A shopping mall was a good place to put it. In many ways, they epitomise our modern way of living. Convenient, contained, indoors, artificial and selfish places designed to maximise the money coming out of our pockets. Something as bright and rainbow-esque as as the installation disrupts that mundanity completely. It elicits the same thoughts and feelings as her paintings, only now onlookers aren't just the audience, but the participant.
Of the work, Imaginário said, "These series of installations were conceived with the intent to transport the audience away from their routine towards a new space where their senses and emotions are stimulated.

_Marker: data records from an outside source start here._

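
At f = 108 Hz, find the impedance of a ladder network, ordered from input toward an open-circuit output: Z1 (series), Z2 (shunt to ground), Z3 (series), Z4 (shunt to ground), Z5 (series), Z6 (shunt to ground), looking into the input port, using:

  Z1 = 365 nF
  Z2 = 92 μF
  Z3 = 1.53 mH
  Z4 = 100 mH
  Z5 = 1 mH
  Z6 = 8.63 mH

Step 1 — Angular frequency: ω = 2π·f = 2π·108 = 678.6 rad/s.
Step 2 — Component impedances:
  Z1: Z = 1/(jωC) = -j/(ω·C) = 0 - j4037 Ω
  Z2: Z = 1/(jωC) = -j/(ω·C) = 0 - j16.02 Ω
  Z3: Z = jωL = j·678.6·0.00153 = 0 + j1.038 Ω
  Z4: Z = jωL = j·678.6·0.1 = 0 + j67.86 Ω
  Z5: Z = jωL = j·678.6·0.001 = 0 + j0.6786 Ω
  Z6: Z = jωL = j·678.6·0.00863 = 0 + j5.856 Ω
Step 3 — Ladder network (open output): work backward from the far end, alternating series and parallel combinations. Z_in = 0 - j4025 Ω = 4025∠-90.0° Ω.

Z = 0 - j4025 Ω = 4025∠-90.0° Ω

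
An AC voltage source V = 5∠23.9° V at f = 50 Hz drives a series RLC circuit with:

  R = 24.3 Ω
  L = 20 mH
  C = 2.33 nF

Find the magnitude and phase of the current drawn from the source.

Step 1 — Angular frequency: ω = 2π·f = 2π·50 = 314.2 rad/s.
Step 2 — Component impedances:
  R: Z = R = 24.3 Ω
  L: Z = jωL = j·314.2·0.02 = 0 + j6.283 Ω
  C: Z = 1/(jωC) = -j/(ω·C) = 0 - j1.366e+06 Ω
Step 3 — Series combination: Z_total = R + L + C = 24.3 - j1.366e+06 Ω = 1.366e+06∠-90.0° Ω.
Step 4 — Source phasor: V = 5∠23.9° V = 4.571 + j2.026 V.
Step 5 — Ohm's law: I = V / Z_total = (4.571 + j2.026) / (24.3 - j1.366e+06) = -1.483e-06 + j3.346e-06 A.
Step 6 — Convert to polar: |I| = 3.66e-06 A, ∠I = 113.9°.

I = 3.66e-06∠113.9° A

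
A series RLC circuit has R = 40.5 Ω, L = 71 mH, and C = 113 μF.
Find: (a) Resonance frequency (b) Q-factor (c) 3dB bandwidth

Step 1 — Resonance: ω₀ = 1/√(LC) = 1/√(0.071·0.000113) = 353 rad/s.
Step 2 — f₀ = ω₀/(2π) = 56.19 Hz.
Step 3 — Series Q: Q = ω₀L/R = 353·0.071/40.5 = 0.6189.
Step 4 — Bandwidth: Δω = ω₀/Q = 570.4 rad/s; BW = Δω/(2π) = 90.79 Hz.

(a) f₀ = 56.19 Hz  (b) Q = 0.6189  (c) BW = 90.79 Hz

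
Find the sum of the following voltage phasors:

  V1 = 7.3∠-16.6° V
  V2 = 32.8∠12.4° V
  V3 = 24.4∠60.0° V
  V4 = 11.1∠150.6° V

Step 1 — Convert each phasor to rectangular form:
  V1 = 7.3·(cos(-16.6°) + j·sin(-16.6°)) = 6.996 - j2.086 V
  V2 = 32.8·(cos(12.4°) + j·sin(12.4°)) = 32.03 + j7.043 V
  V3 = 24.4·(cos(60.0°) + j·sin(60.0°)) = 12.2 + j21.13 V
  V4 = 11.1·(cos(150.6°) + j·sin(150.6°)) = -9.67 + j5.449 V
Step 2 — Sum components: V_total = 41.56 + j31.54 V.
Step 3 — Convert to polar: |V_total| = 52.17 V, ∠V_total = 37.2°.

V_total = 52.17∠37.2° V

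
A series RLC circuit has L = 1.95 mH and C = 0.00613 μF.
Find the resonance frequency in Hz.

Step 1 — Resonance condition Im(Z)=0 gives ω₀ = 1/√(LC).
Step 2 — ω₀ = 1/√(0.00195·6.13e-09) = 2.892e+05 rad/s.
Step 3 — f₀ = ω₀/(2π) = 4.603e+04 Hz.

f₀ = 4.603e+04 Hz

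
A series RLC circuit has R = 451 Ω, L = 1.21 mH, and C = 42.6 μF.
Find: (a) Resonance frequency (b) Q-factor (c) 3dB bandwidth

Step 1 — Resonance: ω₀ = 1/√(LC) = 1/√(0.00121·4.26e-05) = 4405 rad/s.
Step 2 — f₀ = ω₀/(2π) = 701 Hz.
Step 3 — Series Q: Q = ω₀L/R = 4405·0.00121/451 = 0.01182.
Step 4 — Bandwidth: Δω = ω₀/Q = 3.727e+05 rad/s; BW = Δω/(2π) = 5.932e+04 Hz.

(a) f₀ = 701 Hz  (b) Q = 0.01182  (c) BW = 5.932e+04 Hz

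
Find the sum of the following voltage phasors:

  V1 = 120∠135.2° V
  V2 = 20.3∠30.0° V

Step 1 — Convert each phasor to rectangular form:
  V1 = 120·(cos(135.2°) + j·sin(135.2°)) = -85.15 + j84.56 V
  V2 = 20.3·(cos(30.0°) + j·sin(30.0°)) = 17.58 + j10.15 V
Step 2 — Sum components: V_total = -67.57 + j94.71 V.
Step 3 — Convert to polar: |V_total| = 116.3 V, ∠V_total = 125.5°.

V_total = 116.3∠125.5° V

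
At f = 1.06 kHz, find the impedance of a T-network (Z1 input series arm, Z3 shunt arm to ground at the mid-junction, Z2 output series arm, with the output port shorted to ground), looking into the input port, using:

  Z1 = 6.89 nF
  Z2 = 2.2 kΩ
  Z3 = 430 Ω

Step 1 — Angular frequency: ω = 2π·f = 2π·1060 = 6660 rad/s.
Step 2 — Component impedances:
  Z1: Z = 1/(jωC) = -j/(ω·C) = 0 - j2.179e+04 Ω
  Z2: Z = R = 2200 Ω
  Z3: Z = R = 430 Ω
Step 3 — With the output port shorted to ground, the output series arm Z2 runs from the junction to ground; the shunt arm Z3 also runs from the junction to ground. They appear in parallel: Z3 || Z2 = 359.7 Ω.
Step 4 — Series with input arm Z1: Z_in = Z1 + (Z3 || Z2) = 359.7 - j2.179e+04 Ω = 2.179e+04∠-89.1° Ω.

Z = 359.7 - j2.179e+04 Ω = 2.179e+04∠-89.1° Ω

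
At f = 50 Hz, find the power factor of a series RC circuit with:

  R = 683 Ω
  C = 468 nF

Step 1 — Angular frequency: ω = 2π·f = 2π·50 = 314.2 rad/s.
Step 2 — Component impedances:
  R: Z = R = 683 Ω
  C: Z = 1/(jωC) = -j/(ω·C) = 0 - j6801 Ω
Step 3 — Series combination: Z_total = R + C = 683 - j6801 Ω = 6836∠-84.3° Ω.
Step 4 — Power factor: PF = cos(φ) = Re(Z)/|Z| = 683/6835.7 = 0.09992.
Step 5 — Type: Im(Z) = -6801 ⇒ leading (phase φ = -84.3°).

PF = 0.09992 (leading, φ = -84.3°)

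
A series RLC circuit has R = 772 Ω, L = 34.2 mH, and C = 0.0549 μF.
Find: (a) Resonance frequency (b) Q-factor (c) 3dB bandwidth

Step 1 — Resonance: ω₀ = 1/√(LC) = 1/√(0.0342·5.49e-08) = 2.308e+04 rad/s.
Step 2 — f₀ = ω₀/(2π) = 3673 Hz.
Step 3 — Series Q: Q = ω₀L/R = 2.308e+04·0.0342/772 = 1.022.
Step 4 — Bandwidth: Δω = ω₀/Q = 2.257e+04 rad/s; BW = Δω/(2π) = 3593 Hz.

(a) f₀ = 3673 Hz  (b) Q = 1.022  (c) BW = 3593 Hz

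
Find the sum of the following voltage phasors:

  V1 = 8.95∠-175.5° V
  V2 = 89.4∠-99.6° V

Step 1 — Convert each phasor to rectangular form:
  V1 = 8.95·(cos(-175.5°) + j·sin(-175.5°)) = -8.922 - j0.7022 V
  V2 = 89.4·(cos(-99.6°) + j·sin(-99.6°)) = -14.91 - j88.15 V
Step 2 — Sum components: V_total = -23.83 - j88.85 V.
Step 3 — Convert to polar: |V_total| = 91.99 V, ∠V_total = -105.0°.

V_total = 91.99∠-105.0° V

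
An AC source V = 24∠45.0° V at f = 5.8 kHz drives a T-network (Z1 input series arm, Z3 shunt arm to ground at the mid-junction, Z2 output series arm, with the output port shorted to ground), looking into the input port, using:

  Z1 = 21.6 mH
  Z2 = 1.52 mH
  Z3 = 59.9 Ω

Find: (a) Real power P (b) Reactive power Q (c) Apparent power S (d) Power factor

Step 1 — Angular frequency: ω = 2π·f = 2π·5800 = 3.644e+04 rad/s.
Step 2 — Component impedances:
  Z1: Z = jωL = j·3.644e+04·0.0216 = 0 + j787.2 Ω
  Z2: Z = jωL = j·3.644e+04·0.00152 = 0 + j55.39 Ω
  Z3: Z = R = 59.9 Ω
Step 3 — With the output port shorted to ground, the output series arm Z2 runs from the junction to ground; the shunt arm Z3 also runs from the junction to ground. They appear in parallel: Z3 || Z2 = 27.61 + j29.86 Ω.
Step 4 — Series with input arm Z1: Z_in = Z1 + (Z3 || Z2) = 27.61 + j817 Ω = 817.5∠88.1° Ω.
Step 5 — Source phasor: V = 24∠45.0° V = 16.97 + j16.97 V.
Step 6 — Current: I = V / Z = 0.02145 - j0.02005 A = 0.02936∠-43.1° A.
Step 7 — Complex power: S = V·I* = 0.0238 + j0.7042 VA.
Step 8 — Real power: P = Re(S) = 0.0238 W.
Step 9 — Reactive power: Q = Im(S) = 0.7042 VAR.
Step 10 — Apparent power: |S| = 0.7046 VA.
Step 11 — Power factor: PF = P/|S| = 0.03378 (lagging).

(a) P = 0.0238 W  (b) Q = 0.7042 VAR  (c) S = 0.7046 VA  (d) PF = 0.03378 (lagging)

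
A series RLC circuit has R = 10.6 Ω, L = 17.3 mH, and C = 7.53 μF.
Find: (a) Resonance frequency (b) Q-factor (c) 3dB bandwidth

Step 1 — Resonance: ω₀ = 1/√(LC) = 1/√(0.0173·7.53e-06) = 2771 rad/s.
Step 2 — f₀ = ω₀/(2π) = 441 Hz.
Step 3 — Series Q: Q = ω₀L/R = 2771·0.0173/10.6 = 4.522.
Step 4 — Bandwidth: Δω = ω₀/Q = 612.7 rad/s; BW = Δω/(2π) = 97.52 Hz.

(a) f₀ = 441 Hz  (b) Q = 4.522  (c) BW = 97.52 Hz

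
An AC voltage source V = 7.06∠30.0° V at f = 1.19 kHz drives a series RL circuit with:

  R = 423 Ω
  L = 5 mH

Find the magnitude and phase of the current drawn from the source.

Step 1 — Angular frequency: ω = 2π·f = 2π·1190 = 7477 rad/s.
Step 2 — Component impedances:
  R: Z = R = 423 Ω
  L: Z = jωL = j·7477·0.005 = 0 + j37.38 Ω
Step 3 — Series combination: Z_total = R + L = 423 + j37.38 Ω = 424.6∠5.1° Ω.
Step 4 — Source phasor: V = 7.06∠30.0° V = 6.114 + j3.53 V.
Step 5 — Ohm's law: I = V / Z_total = (6.114 + j3.53) / (423 + j37.38) = 0.01507 + j0.007013 A.
Step 6 — Convert to polar: |I| = 0.01663 A, ∠I = 24.9°.

I = 0.01663∠24.9° A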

I wanted to generate positive feelings through the colours and expressions of my characters. Personally I believe in the social value of creating art with which the public can participate, interact and be absorbed by. Therefore each of the different installations were conceptualised using different shapes and scale that either complement or challenge the public, in their different journeys transporting them to a different reality.
My work aims to challenge its audiences by creating trans- formative and visually immersive interventions within a space, positively impacting it."
By provoking these feelings within the audience/participants, the joyous installations force a kind of interaction, even if shoppers are trying hard to get on with their shopping. It's a snap of the fingers or a bucket of cold water that says, 'remember who you are and what you once were - don't let joy die.' Maria On Air, turns an ordinary shopping trip into a revitalising experience for those who forgot how to be human.